The Bola Tinubu administration’s appetite for nomenclatural activism provides an entrée to consider a more appropriate name for the ministry. Ministry of Information is from colonial times and the stimulus-response media theory. The ministry continued to operate in the Rediffusion mode of injecting citizens with information without pausing for feedback. Two-way synchronous communication is the current paradigm and should reflect in the ministry’s name. The rise of digital, with its tilt to engagement, makes it even more imperative to change the approach.
The UK changed from the term Information long ago as its ministry of the same remit bears the “Department for Digital, Culture, Media, and Sport”. It is responsible for promoting the UK’s creative industries, regulating the media, and protecting freedom of expression. In South Africa, the equivalent of our Ministry of Information is the Government Communication and Information System (GCIS) Department, headed by a Minister of Communication and Digital Technologies with the Under-50 Khumbudzo Ntshavheni as minister.
The Ministry of Information (MOI) plays a crucial role in shaping public opinion, promoting the government’s agenda, managing the nation’s reputation, and defending its standing. The obverse is that MOI can and often lends itself to deployment to suppress dissent, restrict information flow, censor the media, and enthrone propaganda rather than persuasion. Idris would have to walk the tightrope of balance. Idris has avoided negative comments against the media, unlike the other person, who they thankfully moved to till the soil for riches.
Tested in public relations, the industry expects Minister Idris to apply to his task the first prescription in public relations: audit perceptions of the government as the basis for drawing up its communications plan. Research/audit/discovery is the first step of the four-step Public Relations R-A-C-E framework – research, action, communication, and evaluation. He will find that the Ministry hardly followed this best practice. Indeed, once during a capacity-building intervention under Frank Jr Nweke’s tenure, officials confessed that the last time they surveyed the public for feedback was during Prince Tony Momoh’s era. That was a gap of two decades.
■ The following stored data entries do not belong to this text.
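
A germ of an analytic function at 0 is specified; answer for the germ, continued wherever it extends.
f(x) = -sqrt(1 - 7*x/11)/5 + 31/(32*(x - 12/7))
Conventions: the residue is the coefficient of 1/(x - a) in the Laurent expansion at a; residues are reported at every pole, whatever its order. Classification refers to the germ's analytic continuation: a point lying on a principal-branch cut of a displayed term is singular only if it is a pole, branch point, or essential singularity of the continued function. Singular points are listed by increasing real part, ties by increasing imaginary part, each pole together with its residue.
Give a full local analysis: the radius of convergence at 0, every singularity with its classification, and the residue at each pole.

Denominator factor (x - 12/7): pole of order 1 at 12/7, modulus 12/7.
Branch term (-1/5)*sqrt(1 - x/(11/7)): its argument vanishes at x = 11/7, a square-root branch point, modulus 11/7.
The radius of convergence is the smallest modulus among the singular points: 11/7.
The branch term is analytic at 12/7 and contributes nothing to the residue; only the rational part matters.
At the order-1 pole 12/7 set g(x) = (x - (12/7))*(rational part) = 31/32.
Simple pole: residue = g(a) at a = 12/7, which is 31/32.
List the singular points by increasing real part (a conjugate pair: the negative imaginary part first).

Radius of convergence at 0: 11/7.
At 11/7: an algebraic (square-root) branch point.
At 12/7: a pole of order 1; residue 31/32.


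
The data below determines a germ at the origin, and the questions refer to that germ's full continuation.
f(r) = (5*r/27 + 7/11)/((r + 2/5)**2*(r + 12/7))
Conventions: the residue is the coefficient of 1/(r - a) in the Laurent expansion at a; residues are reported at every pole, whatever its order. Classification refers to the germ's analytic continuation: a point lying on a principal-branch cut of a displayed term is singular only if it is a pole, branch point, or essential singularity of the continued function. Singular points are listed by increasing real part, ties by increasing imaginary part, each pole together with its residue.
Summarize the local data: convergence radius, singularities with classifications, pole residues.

Radius of convergence at 0: 2/5.
At -12/7: a pole of order 1; residue 38675/209484.
At -2/5: a pole of order 2; residue -38675/209484.

Denominator factor (r + 12/7): pole of order 1 at -12/7, modulus 12/7.
Denominator factor (r + 2/5)^2: pole of order 2 at -2/5, modulus 2/5.
The radius of convergence is the smallest modulus among the singular points: 2/5.
At the order-1 pole -12/7 set g(r) = (r - (-12/7))*f(r) = (5*r/27 + 7/11)/(r + 2/5)**2.
Simple pole: residue = g(a) at a = -12/7, which is 38675/209484.
At the order-2 pole -2/5 set g(r) = (r - (-2/5))^2*f(r) = (5*r/27 + 7/11)/(r + 12/7).
Order-2 pole: residue = g'(a); g'(-2/5) = -38675/209484, so the residue is -38675/209484.
List the singular points by increasing real part (a conjugate pair: the negative imaginary part first).


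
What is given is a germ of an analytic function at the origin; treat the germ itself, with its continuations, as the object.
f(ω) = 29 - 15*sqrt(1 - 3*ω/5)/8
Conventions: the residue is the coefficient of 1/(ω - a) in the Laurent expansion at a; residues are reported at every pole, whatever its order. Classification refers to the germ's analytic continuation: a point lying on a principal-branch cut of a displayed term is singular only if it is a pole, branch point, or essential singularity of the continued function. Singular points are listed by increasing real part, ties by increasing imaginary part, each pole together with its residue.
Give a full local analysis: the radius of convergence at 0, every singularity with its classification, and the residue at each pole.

Branch term (-15/8)*sqrt(1 - ω/(5/3)): its argument vanishes at ω = 5/3, a square-root branch point, modulus 5/3.
The radius of convergence is the smallest modulus among the singular points: 5/3.

Radius of convergence at 0: 5/3.
At 5/3: an algebraic (square-root) branch point.


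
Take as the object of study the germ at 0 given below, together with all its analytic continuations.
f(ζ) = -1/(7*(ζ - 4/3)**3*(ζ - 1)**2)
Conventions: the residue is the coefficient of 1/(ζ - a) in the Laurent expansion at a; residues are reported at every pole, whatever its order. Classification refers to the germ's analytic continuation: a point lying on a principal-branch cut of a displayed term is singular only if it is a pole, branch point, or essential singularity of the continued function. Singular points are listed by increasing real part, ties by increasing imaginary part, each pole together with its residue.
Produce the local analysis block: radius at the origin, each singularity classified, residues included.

Radius of convergence at 0: 1.
At 1: a pole of order 2; residue 243/7.
At 4/3: a pole of order 3; residue -243/7.

Denominator factor (ζ - 1)^2: pole of order 2 at 1, modulus 1.
Denominator factor (ζ - 4/3)^3: pole of order 3 at 4/3, modulus 4/3.
The radius of convergence is the smallest modulus among the singular points: 1.
At the order-2 pole 1 set g(ζ) = (ζ - (1))^2*f(ζ) = -1/(7*(ζ - 4/3)**3).
Order-2 pole: residue = g'(a); g'(1) = 243/7, so the residue is 243/7.
At the order-3 pole 4/3 set g(ζ) = (ζ - (4/3))^3*f(ζ) = -1/(7*(ζ - 1)**2).
Order-3 pole: residue = g''(a)/2; g''(4/3) = -486/7, so the residue is -243/7.
List the singular points by increasing real part (a conjugate pair: the negative imaginary part first).


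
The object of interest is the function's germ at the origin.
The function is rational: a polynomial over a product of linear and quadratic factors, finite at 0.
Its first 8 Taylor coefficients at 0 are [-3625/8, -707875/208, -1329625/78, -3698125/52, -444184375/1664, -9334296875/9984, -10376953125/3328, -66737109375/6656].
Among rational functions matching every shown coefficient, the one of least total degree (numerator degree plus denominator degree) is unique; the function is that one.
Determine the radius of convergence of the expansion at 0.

No rational of total degree below 5 reproduces all 8 coefficients; solving the [2/3] Pade equations on them gives f(v) = (7*v**2/6 + 4*v/13 + 29)/(v - 2/5)**3, whose expansion matches every shown term.
Denominator factor (v - 2/5)^3: pole of order 3 at 2/5, modulus 2/5.
The radius of convergence is the smallest modulus among the singular points: 2/5.

The radius of convergence is 2/5.


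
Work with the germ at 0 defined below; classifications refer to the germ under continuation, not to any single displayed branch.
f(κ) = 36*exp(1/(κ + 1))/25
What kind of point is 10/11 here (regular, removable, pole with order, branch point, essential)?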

That communication plan and subsequent policy must favourite digital and social media as the vehicle for government communication. In doing so, government communication must engage all the skills and tasks of public relations in social media in utilising metrics and engagement.
The government’s communication and engagement should feature a role in the evolving and growing creative industry. Contribute if you can but do not hinder the traction of this sector, steadily earning plaudits and goodwill to the country.
What name would serve the Ministry best in the new era? Here are some names for it to consider recognising two-way communication. They include the Ministry of Public Engagement, Ministry of Media and Public Affairs, Ministry of Civic Engagement, Ministry of Democratic Communication, Ministry of Civic Media, and Ministry of Public Voice.
A suitable name could be one of the items in the perception survey.
What and how the ministry communicates speaks to the perception of the government by both internal and external stakeholders. In the last 24 years of the Fourth Republic, the best performers focused on the Federal Government’s remit of the ministry rather than The Presidency or the ruling party. Such a focus enables a higher level of credibility from even-handed communication and engagement with citizens and other stakeholders of the federal republic.
The Macbride Commission of UNESCO studied global communication and information challenges in the 80s and called for Many Voices, One World. The Ministry of Information should enable the flowering of Many Voices, One Country. Good luck, Malagi.